ENGLISH TRANSLATION.
 

 
      1) . . . and weighing with care . . . , lest perchance anything announced by us should escape notice, the occasion for which might furnish to the aforesaid persons' rash lawlessness any opportunity to plot against innocent persons' property, by appropriate words we have thought that it must be corrected.
      2) Therefore, it is our pleasure that as many persons as suffered false accusations in the matter of those persons' notations, when they, subjected to adverse fortune's judgments, have given grounds for action to the fisc before September 19 of our fifth consulship, that is, of course, of Constantius and Maximian, Augusti, shall be freed by our Piety's good services and for the future shall be afraid absolutely of no such annoyance from the fisc. For to our Humanity's thought it seems unjust that any persons should be annoyed by those writings which either an enemy has written purposely, that he may avenge himself even after death, or those which the Caesarians' unrestrained and cursed malignity has fabricated, as if for the sowing of profitable plunder.

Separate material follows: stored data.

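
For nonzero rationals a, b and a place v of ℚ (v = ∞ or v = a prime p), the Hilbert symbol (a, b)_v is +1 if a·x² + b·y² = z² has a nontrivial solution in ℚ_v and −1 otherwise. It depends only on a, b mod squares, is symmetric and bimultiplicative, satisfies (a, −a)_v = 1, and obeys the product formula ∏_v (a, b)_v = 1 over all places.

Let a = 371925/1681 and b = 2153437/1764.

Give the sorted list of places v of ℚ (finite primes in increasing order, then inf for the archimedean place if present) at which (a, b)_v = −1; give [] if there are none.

(a, b) ≡ (1653, 13) mod (ℚ^×)²; places V = {2, 3, 5, 7, 11, 13, 19, 29, 37, 41, ∞}.
(a,b)_37: α=0, u≡7; β=2, v≡20 (mod 37); (7|37)=+1, (20|37)=-1; sign (−1)^0·+1^2·-1^0 = +1.
(a,b)_29: α=1, u≡22; β=0, v≡9 (mod 29); (22|29)=+1, (9|29)=+1; sign (−1)^0·+1^0·+1^1 = +1.
(a,b)_5: α=2, u≡2; β=0, v≡3 (mod 5); (2|5)=-1, (3|5)=-1; sign (−1)^0·-1^0·-1^2 = +1.
(a,b)_11: α=0, u≡9; β=2, v≡8 (mod 11); (9|11)=+1, (8|11)=-1; sign (−1)^0·+1^2·-1^0 = +1.
(a,b)_41: α=-2, u≡14; β=0, v≡35 (mod 41); (14|41)=-1, (35|41)=-1; sign (−1)^0·-1^0·-1^-2 = +1.
(a,b)_19: α=1, u≡9; β=0, v≡14 (mod 19); (9|19)=+1, (14|19)=-1; sign (−1)^0·+1^0·-1^1 = -1.
(a,b)_∞: sgn(1653)=+, sgn(13)=+, so +1.
(a,b)_7: α=0, u≡1; β=-2, v≡6 (mod 7); (1|7)=+1, (6|7)=-1; sign (−1)^0·+1^-2·-1^0 = +1.
(a,b)_2: α=0, β=-2; u≡5, v≡5 (mod 8); ε(u)ε(v)=0·0, αω(v)=0·1, βω(u)=-2·1; sum ≡ 0  ⇒  +1.
(a,b)_13: α=0, u≡2; β=1, v≡9 (mod 13); (2|13)=-1, (9|13)=+1; sign (−1)^0·-1^1·+1^0 = -1.
(a,b)_3: α=3, u≡2; β=-2, v≡1 (mod 3); (2|3)=-1, (1|3)=+1; sign (−1)^0·-1^-2·+1^3 = +1.
|Ram(1653, 13)| = 2, even; anisotropic at {13, 19}.

[13, 19]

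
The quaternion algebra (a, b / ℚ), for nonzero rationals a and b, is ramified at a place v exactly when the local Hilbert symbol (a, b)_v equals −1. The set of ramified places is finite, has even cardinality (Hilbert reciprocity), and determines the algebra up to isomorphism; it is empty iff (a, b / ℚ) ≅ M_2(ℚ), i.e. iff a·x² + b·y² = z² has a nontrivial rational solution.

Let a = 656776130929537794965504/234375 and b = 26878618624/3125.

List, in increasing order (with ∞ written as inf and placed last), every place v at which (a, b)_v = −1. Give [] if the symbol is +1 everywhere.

[3, 5, 29, 37]

Mod squares: a ≡ 94364985, b ≡ 1084655. Check v ∈ {∞, 2, 3, 5, 11, 13, 29, 37, 41}.
v=29: a=29^1·(≡6), b=29^0·(≡8) mod 29; (6|29)=+1, (8|29)=-1; (−1)^{1·0·14}·(+1)^0·(-1)^1 = -1.
v=2: v_2(a)=28, v_2(b)=10; units ≡ 1, 7 (mod 8); ε·ε+αω+βω = 0·1+28·0+10·0 ≡ 0  ⇒  (a,b)_2 = +1.
v=13: a=13^3·(≡9), b=13^1·(≡12) mod 13; (9|13)=+1, (12|13)=+1; (−1)^{3·1·6}·(+1)^1·(+1)^3 = +1.
v=37: a=37^3·(≡8), b=37^1·(≡28) mod 37; (8|37)=-1, (28|37)=+1; (−1)^{3·1·18}·(-1)^1·(+1)^3 = -1.
v=11: a=11^1·(≡7), b=11^3·(≡9) mod 11; (7|11)=-1, (9|11)=+1; (−1)^{1·3·5}·(-1)^3·(+1)^1 = +1.
v=∞: 94364985 > 0 and 1084655 > 0  ⇒  (a,b)_∞ = +1.
v=3: a=3^-1·(≡1), b=3^0·(≡2) mod 3; (1|3)=+1, (2|3)=-1; (−1)^{-1·0·1}·(+1)^0·(-1)^-1 = -1.
v=41: a=41^3·(≡8), b=41^1·(≡5) mod 41; (8|41)=+1, (5|41)=+1; (−1)^{3·1·20}·(+1)^1·(+1)^3 = +1.
v=5: a=5^-7·(≡3), b=5^-5·(≡4) mod 5; (3|5)=-1, (4|5)=+1; (−1)^{-7·-5·2}·(-1)^-5·(+1)^-7 = -1.
Ram(94364985, 1084655) = {3, 5, 29, 37}; no ℚ_3-point on the conic.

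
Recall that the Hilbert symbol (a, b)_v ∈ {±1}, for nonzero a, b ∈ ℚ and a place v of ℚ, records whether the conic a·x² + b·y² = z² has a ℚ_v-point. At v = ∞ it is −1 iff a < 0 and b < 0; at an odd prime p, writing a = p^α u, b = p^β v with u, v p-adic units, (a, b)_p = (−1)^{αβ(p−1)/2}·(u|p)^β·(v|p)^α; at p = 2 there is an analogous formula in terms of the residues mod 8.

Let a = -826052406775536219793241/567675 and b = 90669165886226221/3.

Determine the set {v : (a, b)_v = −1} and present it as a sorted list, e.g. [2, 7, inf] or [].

(a, b) ≡ (-48507, 1910127) mod (ℚ^×)²; places V = {2, 3, 5, 7, 13, 19, 23, 29, 31, 37, 47, ∞}.
(a,b)_5: α=-2, u≡2; β=0, v≡2 (mod 5); (2|5)=-1, (2|5)=-1; sign (−1)^0·-1^0·-1^-2 = +1.
(a,b)_23: α=1, u≡20; β=1, v≡11 (mod 23); (20|23)=-1, (11|23)=-1; sign (−1)^1·-1^1·-1^1 = -1.
(a,b)_7: α=2, u≡6; β=2, v≡4 (mod 7); (6|7)=-1, (4|7)=+1; sign (−1)^0·-1^2·+1^2 = +1.
(a,b)_37: α=3, u≡26; β=2, v≡17 (mod 37); (26|37)=+1, (17|37)=-1; sign (−1)^0·+1^2·-1^3 = -1.
(a,b)_13: α=2, u≡4; β=0, v≡7 (mod 13); (4|13)=+1, (7|13)=-1; sign (−1)^0·+1^0·-1^2 = +1.
(a,b)_2: α=0, β=0; u≡5, v≡7 (mod 8); ε(u)ε(v)=0·1, αω(v)=0·0, βω(u)=0·1; sum ≡ 0  ⇒  +1.
(a,b)_31: α=4, u≡8; β=3, v≡19 (mod 31); (8|31)=+1, (19|31)=+1; sign (−1)^0·+1^3·+1^4 = +1.
(a,b)_29: α=-2, u≡21; β=0, v≡6 (mod 29); (21|29)=-1, (6|29)=+1; sign (−1)^0·-1^0·+1^-2 = +1.
(a,b)_∞: sgn(-48507)=−, sgn(1910127)=+, so +1.
(a,b)_19: α=1, u≡15; β=1, v≡5 (mod 19); (15|19)=-1, (5|19)=+1; sign (−1)^1·-1^1·+1^1 = +1.
(a,b)_47: α=4, u≡33; β=3, v≡31 (mod 47); (33|47)=-1, (31|47)=-1; sign (−1)^0·-1^3·-1^4 = -1.
(a,b)_3: α=-3, u≡1; β=-1, v≡1 (mod 3); (1|3)=+1, (1|3)=+1; sign (−1)^1·+1^-1·+1^-3 = -1.
|Ram(-48507, 1910127)| = 4, even; anisotropic at {3, 23, 37, 47}.

[3, 23, 37, 47]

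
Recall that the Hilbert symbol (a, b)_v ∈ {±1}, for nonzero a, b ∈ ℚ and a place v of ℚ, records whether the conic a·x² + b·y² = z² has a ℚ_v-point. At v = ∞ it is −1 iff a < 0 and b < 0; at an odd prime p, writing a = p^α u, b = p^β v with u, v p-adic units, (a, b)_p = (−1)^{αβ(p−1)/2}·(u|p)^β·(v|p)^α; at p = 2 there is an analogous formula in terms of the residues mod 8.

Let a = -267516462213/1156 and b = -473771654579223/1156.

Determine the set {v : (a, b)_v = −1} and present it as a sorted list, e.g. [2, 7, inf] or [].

Mod squares: a ≡ -13, b ≡ -23023. Check v ∈ {∞, 2, 3, 7, 11, 13, 17, 23}.
v=11: a=11^2·(≡5), b=11^3·(≡2) mod 11; (5|11)=+1, (2|11)=-1; (−1)^{2·3·5}·(+1)^3·(-1)^2 = +1.
v=23: a=23^2·(≡19), b=23^3·(≡14) mod 23; (19|23)=-1, (14|23)=-1; (−1)^{2·3·11}·(-1)^3·(-1)^2 = -1.
v=17: a=17^-2·(≡8), b=17^-2·(≡7) mod 17; (8|17)=+1, (7|17)=-1; (−1)^{-2·-2·8}·(+1)^-2·(-1)^-2 = +1.
v=7: a=7^2·(≡2), b=7^3·(≡2) mod 7; (2|7)=+1, (2|7)=+1; (−1)^{2·3·3}·(+1)^3·(+1)^2 = +1.
v=3: a=3^8·(≡2), b=3^8·(≡2) mod 3; (2|3)=-1, (2|3)=-1; (−1)^{8·8·1}·(-1)^8·(-1)^8 = +1.
v=∞: -13 < 0 and -23023 < 0  ⇒  (a,b)_∞ = -1.
v=2: v_2(a)=-2, v_2(b)=-2; units ≡ 3, 1 (mod 8); ε·ε+αω+βω = 1·0+-2·0+-2·1 ≡ 0  ⇒  (a,b)_2 = +1.
v=13: a=13^1·(≡3), b=13^1·(≡9) mod 13; (3|13)=+1, (9|13)=+1; (−1)^{1·1·6}·(+1)^1·(+1)^1 = +1.
(-13, -23023 / ℚ) ramifies at {23, ∞}: a division algebra.

[23, inf]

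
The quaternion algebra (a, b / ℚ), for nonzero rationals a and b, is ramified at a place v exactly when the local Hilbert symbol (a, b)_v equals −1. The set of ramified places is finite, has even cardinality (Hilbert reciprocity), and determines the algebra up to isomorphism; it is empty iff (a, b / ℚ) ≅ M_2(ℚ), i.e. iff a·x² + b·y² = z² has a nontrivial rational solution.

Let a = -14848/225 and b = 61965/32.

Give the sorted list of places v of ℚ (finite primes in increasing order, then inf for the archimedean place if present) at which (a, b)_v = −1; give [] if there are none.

[5, 17]

(a, b) ≡ (-58, 170) mod (ℚ^×)²; places V = {2, 3, 5, 17, 29, ∞}.
(a,b)_17: α=0, u≡11; β=1, v≡5 (mod 17); (11|17)=-1, (5|17)=-1; sign (−1)^0·-1^1·-1^0 = -1.
(a,b)_∞: sgn(-58)=−, sgn(170)=+, so +1.
(a,b)_5: α=-2, u≡3; β=1, v≡4 (mod 5); (3|5)=-1, (4|5)=+1; sign (−1)^0·-1^1·+1^-2 = -1.
(a,b)_29: α=1, u≡11; β=0, v≡7 (mod 29); (11|29)=-1, (7|29)=+1; sign (−1)^0·-1^0·+1^1 = +1.
(a,b)_3: α=-2, u≡2; β=6, v≡2 (mod 3); (2|3)=-1, (2|3)=-1; sign (−1)^0·-1^6·-1^-2 = +1.
(a,b)_2: α=9, β=-5; u≡3, v≡5 (mod 8); ε(u)ε(v)=1·0, αω(v)=9·1, βω(u)=-5·1; sum ≡ 0  ⇒  +1.
(-58, 170 / ℚ) ramifies at {5, 17}: a division algebra.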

      3) And that the records of such annoyances, extirpated from the roots, forever may be buried, know that our sanction's mandates have been issued to the effect that by all means all notations that have remained on the aforesaid day in the fisc's offices, whether prepared in books or on papers or in any documents at all, straightway shall be sent to the imperial court and that, of course, after these our Piety's kindnesses, since such documents do not remain in the aforesaid offices, occasions shall not be afforded to the Caesarians for constantly despoiling our provincials in their customary manner.
      4) Hereafter there shall be no summons into the fiscal court, unless by manifest proofs and by correctly written sureties, because these our directions of instructions have been transmitted, so that, if anyone hereafter in a similar way supplies notations for our fisc's accounts, no person on such notation shall be molested, but all notations shall be sent straightway to our imperial court, where pursuant to our Humanity's sanction an examination is made.
      5) If an annoyance is contrived for anyone by this record of notations, he must appeal to the court of the governor or of the prefects, whose responsibility it shall be to issue sentence and to avert injustice and whose decision with appropriate vigor shall be against those persons who, it is established, continue in their former insubordination.